The praise that pours forth from His blood-washed people in this Scripture is an interruption in the declaration of His glories, if we omit that for a moment, the declaration runs on. "Behold, He comes with clouds." It must be so, it is inevitable, nothing can be right for the world until He is accorded His rights in it. The kingdoms of this world must become the kingdoms of God and His Christ The first prophet that ever prophesied bore witness to this Coming. "The Lord comes," said he, "with ten thousands of His saints to execute judgment." That word must be fulfilled. And the fact that He is coming to judge, exposes the delusion that the world is to be converted by the gospel and so prepared for His coming. If it is to a converted world that He comes, why should all the kindreds of the earth wail because of Him? If the world were a converted world it would surely receive Him with glad acclamation, but because it has rejected Hun, and refused the mercy of God through Him, it will wail at the sight of Him when He comes.
But we who believe are not afraid of Him, we shall not wail when we see Him. We can sing even now this song of triumph "Unto Him that loved us, and washed us from our sins in His own blood." What cause for praise is this! We stand clear of all judgment, and it is the coming Judge who has cleared us, and that by His own blood, and He has done this because He loved us. He who will judge the world in righteousness, has not passed lightly over our sins, He has paid the price of them an His own blood. And He has done this that He might bring us nigh to God and His Father — cleansed, clothed and crowned. Can we do other than exult in His greatness and ascribe to Him glory and dominion for ever and ever?
But if we do that sincerely we shall be willingly subject to Him now. Nothing can be right in the world until His supremacy is owned in it, nothing can be right in our lives if we are not owning His Lordship over us. It would be gross hypocrisy on our part to sing this song and yet live to ourselves.
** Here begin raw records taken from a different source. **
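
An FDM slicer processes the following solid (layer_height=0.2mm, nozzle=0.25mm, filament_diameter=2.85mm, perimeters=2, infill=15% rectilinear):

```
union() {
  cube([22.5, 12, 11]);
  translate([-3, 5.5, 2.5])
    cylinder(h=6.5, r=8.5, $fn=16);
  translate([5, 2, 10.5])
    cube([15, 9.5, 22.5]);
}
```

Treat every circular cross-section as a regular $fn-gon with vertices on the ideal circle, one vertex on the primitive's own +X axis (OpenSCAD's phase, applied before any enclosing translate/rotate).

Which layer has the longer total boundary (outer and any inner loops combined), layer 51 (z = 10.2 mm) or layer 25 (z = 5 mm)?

Layer 51 (z = 10.2): the cube (footprint 22.5×12) is included at this height (perimeter 69.00 mm); the cylinder at (-3, 5.5) is not intersected at this z (z outside [2.5, 9]); the cube at (5, 2) is absent (z outside [10.5, 33]); Merging all regions: only the 22.5×12 cube is present, so the union is just that shape — boundary = 69.00 mm. So its perimeter = 69.00 mm. Layer 25 (z = 5): the 22.5×12 cube contributes its full rectangle (perimeter 69.00 mm); the r=8.5 cylinder at (-3, 5.5) gives a regular 16-gon of circumradius 8.5 (constant along its height) (perimeter = 2·16·8.500·sin(180°/16) = 53.06 mm); the cube at (5, 2) does not reach this height (z outside [10.5, 33]); Combining (union): the regions partially overlap (shared area 55.03 mm²), so the edge portions inside another operand are dropped and the merged outline is re-measured after clipping — boundary = 90.90 mm. So its perimeter = 90.90 mm. Layer 25 is larger (90.90 vs 69.00 mm).

layer 25 (z = 5 mm)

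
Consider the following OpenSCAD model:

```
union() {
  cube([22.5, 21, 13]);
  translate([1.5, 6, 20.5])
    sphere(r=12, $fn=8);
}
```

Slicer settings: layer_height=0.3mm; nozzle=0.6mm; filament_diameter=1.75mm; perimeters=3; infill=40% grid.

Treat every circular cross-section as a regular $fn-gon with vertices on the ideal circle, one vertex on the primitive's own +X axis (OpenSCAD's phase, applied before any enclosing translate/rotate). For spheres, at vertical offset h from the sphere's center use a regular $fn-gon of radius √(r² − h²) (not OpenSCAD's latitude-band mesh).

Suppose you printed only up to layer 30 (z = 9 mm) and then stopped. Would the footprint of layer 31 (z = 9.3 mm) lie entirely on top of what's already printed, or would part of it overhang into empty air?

part overhangs

Compare the two slices. At z = 9: the cube (footprint 22.5×21) is included at this height (area 472.50 mm²); the r=12 sphere at (1.5, 6) slices to a regular 8-gon of circumradius 3.428 (√(r²−h²) with h=11.5 from center) (area = (8/2)·3.428²·sin(360°/8) = 33.23 mm²); Combining (union): the regions partially overlap — summed areas 505.73 mm² minus the doubly-counted overlap 25.97 mm² gives 479.77 mm² — area = 479.77 mm². At z = 9.3: the cube (footprint 22.5×21) is included at this height (area 472.50 mm²); the r=12 sphere at (1.5, 6) slices to a regular 8-gon of circumradius 4.308 (√(r²−h²) with h=11.2 from center) (area = (8/2)·4.308²·sin(360°/8) = 52.50 mm²); Taking the union: the regions partially overlap — summed areas 525.00 mm² minus the doubly-counted overlap 38.24 mm² gives 486.76 mm² — area = 486.76 mm². Checking containment: at z = 9.3 the cross-section extends beyond the z = 9 cross-section by about 6.99 mm².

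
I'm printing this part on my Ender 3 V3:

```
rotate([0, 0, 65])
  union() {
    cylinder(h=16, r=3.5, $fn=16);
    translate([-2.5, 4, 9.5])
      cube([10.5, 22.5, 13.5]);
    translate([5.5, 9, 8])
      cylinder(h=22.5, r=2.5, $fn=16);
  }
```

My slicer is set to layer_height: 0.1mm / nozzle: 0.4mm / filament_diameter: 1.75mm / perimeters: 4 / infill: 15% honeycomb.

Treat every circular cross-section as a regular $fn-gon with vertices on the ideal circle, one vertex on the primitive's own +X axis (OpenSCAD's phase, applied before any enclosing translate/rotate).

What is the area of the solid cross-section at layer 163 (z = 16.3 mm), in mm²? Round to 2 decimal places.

At z = 16.3 mm: the cylinder is not intersected at this z (z outside [0, 16]); the cube at (-2.5, 4) (footprint 10.5×22.5) is included at this height (area 236.25 mm²); the r=2.5 cylinder at (5.5, 9) contributes a regular 16-gon of circumradius 2.5 (area = (16/2)·2.500²·sin(360°/16) = 19.13 mm²); Merging all regions: the r=2.5 cylinder at (5.5, 9) lies entirely inside the 10.5×22.5 cube at (-2.5, 4), so the union is just the 10.5×22.5 cube at (-2.5, 4) — area = 236.25 mm²; (rotated 65° about Z; rotation is an isometry so areas/perimeters/island counts are preserved). Overall, the cross-section is a single solid region. Net area = 236.25 mm².

236.25 mm²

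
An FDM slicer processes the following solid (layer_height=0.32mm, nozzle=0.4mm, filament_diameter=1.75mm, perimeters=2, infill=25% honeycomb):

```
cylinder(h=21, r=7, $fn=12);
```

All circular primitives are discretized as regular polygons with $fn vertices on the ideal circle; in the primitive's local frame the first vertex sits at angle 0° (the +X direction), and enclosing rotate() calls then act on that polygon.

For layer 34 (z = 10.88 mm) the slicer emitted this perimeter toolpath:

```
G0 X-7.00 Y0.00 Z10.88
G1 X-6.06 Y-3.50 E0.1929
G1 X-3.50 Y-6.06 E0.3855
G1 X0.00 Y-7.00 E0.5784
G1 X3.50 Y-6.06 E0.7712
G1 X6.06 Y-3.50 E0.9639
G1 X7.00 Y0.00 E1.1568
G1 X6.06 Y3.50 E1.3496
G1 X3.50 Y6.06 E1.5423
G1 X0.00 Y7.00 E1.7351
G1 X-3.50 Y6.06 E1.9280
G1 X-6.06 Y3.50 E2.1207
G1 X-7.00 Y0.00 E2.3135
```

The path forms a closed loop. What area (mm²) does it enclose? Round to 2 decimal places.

Apply the shoelace formula to the sequence of (X, Y) vertices; enclosed area = 146.95 mm².

146.95 mm²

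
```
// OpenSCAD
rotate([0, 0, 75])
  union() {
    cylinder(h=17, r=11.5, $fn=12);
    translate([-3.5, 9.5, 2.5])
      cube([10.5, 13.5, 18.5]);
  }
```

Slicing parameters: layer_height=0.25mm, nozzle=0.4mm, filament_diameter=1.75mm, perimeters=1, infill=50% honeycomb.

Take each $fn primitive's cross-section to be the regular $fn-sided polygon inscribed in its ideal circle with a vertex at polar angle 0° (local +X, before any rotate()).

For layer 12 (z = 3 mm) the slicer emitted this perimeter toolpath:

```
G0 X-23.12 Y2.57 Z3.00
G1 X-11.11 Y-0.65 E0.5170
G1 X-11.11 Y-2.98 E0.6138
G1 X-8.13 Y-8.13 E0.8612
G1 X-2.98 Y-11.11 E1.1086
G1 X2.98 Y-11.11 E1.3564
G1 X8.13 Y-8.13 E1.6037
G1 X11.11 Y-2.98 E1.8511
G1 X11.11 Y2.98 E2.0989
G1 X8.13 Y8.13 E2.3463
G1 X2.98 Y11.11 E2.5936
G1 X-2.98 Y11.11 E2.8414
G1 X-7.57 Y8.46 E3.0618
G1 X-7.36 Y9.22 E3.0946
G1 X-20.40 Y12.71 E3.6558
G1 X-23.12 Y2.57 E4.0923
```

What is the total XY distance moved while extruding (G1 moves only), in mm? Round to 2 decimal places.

98.43 mm

Sum the Euclidean lengths of each G1 segment: total = 98.43 mm.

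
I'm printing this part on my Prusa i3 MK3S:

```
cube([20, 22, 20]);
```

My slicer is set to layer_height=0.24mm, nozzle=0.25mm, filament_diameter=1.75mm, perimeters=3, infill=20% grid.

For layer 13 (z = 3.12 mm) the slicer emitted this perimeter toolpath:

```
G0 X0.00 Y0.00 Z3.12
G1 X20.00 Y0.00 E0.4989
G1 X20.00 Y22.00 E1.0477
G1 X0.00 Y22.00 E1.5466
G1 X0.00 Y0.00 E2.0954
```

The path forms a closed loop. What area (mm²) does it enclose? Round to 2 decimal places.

Apply the shoelace formula to the sequence of (X, Y) vertices; enclosed area = 440.00 mm².

440.00 mm²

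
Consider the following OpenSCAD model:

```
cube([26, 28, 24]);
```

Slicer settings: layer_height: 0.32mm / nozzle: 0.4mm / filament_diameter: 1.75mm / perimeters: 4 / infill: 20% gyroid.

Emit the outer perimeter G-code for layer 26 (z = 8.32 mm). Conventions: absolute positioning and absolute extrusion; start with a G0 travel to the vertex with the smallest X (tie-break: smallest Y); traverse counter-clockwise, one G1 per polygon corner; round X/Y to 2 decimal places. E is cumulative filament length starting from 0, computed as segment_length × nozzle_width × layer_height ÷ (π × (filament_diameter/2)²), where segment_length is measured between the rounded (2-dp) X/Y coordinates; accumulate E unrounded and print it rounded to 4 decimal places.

At z = 8.32 mm: the cube (footprint 26×28) is included at this height. The outline is a single polygon with 4 vertices. Extrusion per mm of travel: 0.4 × 0.32 / (π × 0.875²) = 0.053216. Accumulating E over each segment gives final E = 5.7474.

G0 X0.00 Y0.00 Z8.32
G1 X26.00 Y0.00 E1.3836
G1 X26.00 Y28.00 E2.8737
G1 X0.00 Y28.00 E4.2573
G1 X0.00 Y0.00 E5.7474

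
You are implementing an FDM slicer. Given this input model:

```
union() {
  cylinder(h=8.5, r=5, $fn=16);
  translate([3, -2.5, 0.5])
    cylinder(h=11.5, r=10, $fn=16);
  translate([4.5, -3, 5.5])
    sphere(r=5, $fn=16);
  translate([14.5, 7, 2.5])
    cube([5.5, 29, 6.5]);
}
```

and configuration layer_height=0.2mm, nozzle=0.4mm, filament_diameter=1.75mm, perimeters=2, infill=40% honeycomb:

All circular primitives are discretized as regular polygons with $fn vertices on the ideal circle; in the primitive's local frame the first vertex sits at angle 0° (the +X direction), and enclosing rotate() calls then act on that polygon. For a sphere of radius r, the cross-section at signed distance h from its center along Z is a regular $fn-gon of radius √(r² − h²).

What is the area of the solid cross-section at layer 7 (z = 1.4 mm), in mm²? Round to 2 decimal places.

306.15 mm²

At z = 1.4 mm: the r=5 cylinder contributes a regular 16-gon of circumradius 5 (area = (16/2)·5.000²·sin(360°/16) = 76.54 mm²); the r=10 cylinder at (3, -2.5) gives a regular 16-gon of circumradius 10 (constant along its height) (area = (16/2)·10.000²·sin(360°/16) = 306.15 mm²); the r=5 sphere at (4.5, -3) slices to a regular 16-gon of circumradius 2.862 (√(r²−h²) with h=4.1 from center) (area = (16/2)·2.862²·sin(360°/16) = 25.07 mm²); the cube at (14.5, 7) is absent (z outside [2.5, 9]); Merging all regions: the regions partially overlap — summed areas 407.76 mm² minus the doubly-counted overlap 101.61 mm² gives 306.15 mm² — area = 306.15 mm². Overall, the cross-section is a single solid region. Net area = 306.15 mm².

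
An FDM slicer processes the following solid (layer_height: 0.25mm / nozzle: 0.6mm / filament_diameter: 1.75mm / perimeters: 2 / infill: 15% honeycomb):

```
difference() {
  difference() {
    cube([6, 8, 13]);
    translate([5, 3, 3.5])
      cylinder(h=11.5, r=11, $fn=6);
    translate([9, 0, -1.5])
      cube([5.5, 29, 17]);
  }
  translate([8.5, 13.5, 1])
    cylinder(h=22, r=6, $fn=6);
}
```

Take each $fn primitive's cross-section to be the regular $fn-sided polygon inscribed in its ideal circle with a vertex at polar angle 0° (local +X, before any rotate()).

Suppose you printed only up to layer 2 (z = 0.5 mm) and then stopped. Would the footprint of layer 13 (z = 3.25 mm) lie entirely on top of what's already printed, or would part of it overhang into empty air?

entirely on top

Compare the two slices. At z = 0.5: the cube is present — its section is the full 6×8 rectangle (area 48.00 mm²); the cylinder at (5, 3) is absent (z outside [3.5, 15]); the cube at (9, 0) (footprint 5.5×29) is included at this height (area 159.50 mm²); Taking the first minus the rest: starting from the 6×8 cube (48.00 mm²), the 5.5×29 cube at (9, 0) misses the remaining region (no effect) — area = 48.00 mm²; the cylinder at (8.5, 13.5) does not reach this height (z outside [1, 23]); Taking the first minus the rest: none of the subtracted shapes is present at this height, so that combined region is unchanged — area = 48.00 mm². At z = 3.25: the cube (footprint 6×8) is included at this height (area 48.00 mm²); the cylinder at (5, 3) does not reach this height (z outside [3.5, 15]); the cube at (9, 0) is present — its section is the full 5.5×29 rectangle (area 159.50 mm²); After the difference (first − rest): starting from the 6×8 cube (48.00 mm²), the 5.5×29 cube at (9, 0) misses the remaining region (no effect) — area = 48.00 mm²; the cylinder at (8.5, 13.5): section is a regular 6-gon, circumradius r=6 (area = (6/2)·6.000²·sin(360°/6) = 93.53 mm²); After the difference (first − rest): starting from that combined region (48.00 mm²), the r=6 cylinder at (8.5, 13.5) misses the remaining region (no effect) — area = 48.00 mm². Checking containment: the cross-section at z = 3.25 is a subset of the cross-section at z = 0.5.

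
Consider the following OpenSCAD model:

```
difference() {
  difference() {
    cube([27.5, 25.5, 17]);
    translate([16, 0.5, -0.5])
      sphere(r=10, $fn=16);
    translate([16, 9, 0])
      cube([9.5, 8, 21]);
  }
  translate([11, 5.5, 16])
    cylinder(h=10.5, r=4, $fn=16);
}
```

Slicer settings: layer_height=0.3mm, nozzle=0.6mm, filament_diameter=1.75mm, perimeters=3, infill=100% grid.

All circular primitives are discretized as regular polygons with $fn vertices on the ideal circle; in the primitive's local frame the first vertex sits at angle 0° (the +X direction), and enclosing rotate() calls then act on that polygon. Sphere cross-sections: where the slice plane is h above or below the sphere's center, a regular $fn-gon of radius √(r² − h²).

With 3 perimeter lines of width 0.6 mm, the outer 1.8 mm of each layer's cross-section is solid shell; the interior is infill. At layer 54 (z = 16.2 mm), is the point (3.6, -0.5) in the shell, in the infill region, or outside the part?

outside

At z = 16.2 mm: the cube is present — its section is the full 27.5×25.5 rectangle; the sphere at (16, 0.5) does not reach this height (|z−center|=16.700 > r=10); the 9.5×8 cube at (16, 9) contributes its full rectangle; Taking the first minus the rest: starting from the 27.5×25.5 cube, the 9.5×8 cube at (16, 9) lies wholly inside it (removes its full 76.00 mm² and its 35.00 mm outline becomes a hole wall) — 1 connected region with 1 hole; the cylinder at (11, 5.5): section is a regular 16-gon, circumradius r=4; After the difference (first − rest): starting from that combined region, the r=4 cylinder at (11, 5.5) lies wholly inside it (removes its full 48.98 mm² and its 24.97 mm outline becomes a hole wall) — 1 connected region with 2 holes. Overall, the cross-section is one region with 2 holes. The nearest boundary edge runs (27.50, 0.00)→(0.00, 0.00); distance from the point to it = 0.50 mm. The point is not inside any of the regions above, so it lies outside the cross-section (0.50 mm from the nearest boundary).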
Brethren, we belong to the new era, we are children of the day. The faithful Witness has brought the light of it to us. As the First-begotten of the dead, He has imparted to us His own life, in Him we live the life that belongs to the day, and He must be our Leader, our Prince. If we yield our lives to Him He will direct us and we shall live wisely and walk wisely, and the peace that belongs to the day will be in our hearts and the light of the day will shine in our lives to enlighten those who are groping in the night. And meanwhile we shall look for His coming. And if we are challenged as to this our hope, we can answer that we have it on the authority of the Lord God Almighty, who is, and who was, and who is to come, the Alpha and the Omega, who must have the last word about all things. It is He who says, "Behold, He comes with clouds … Yea, Amen."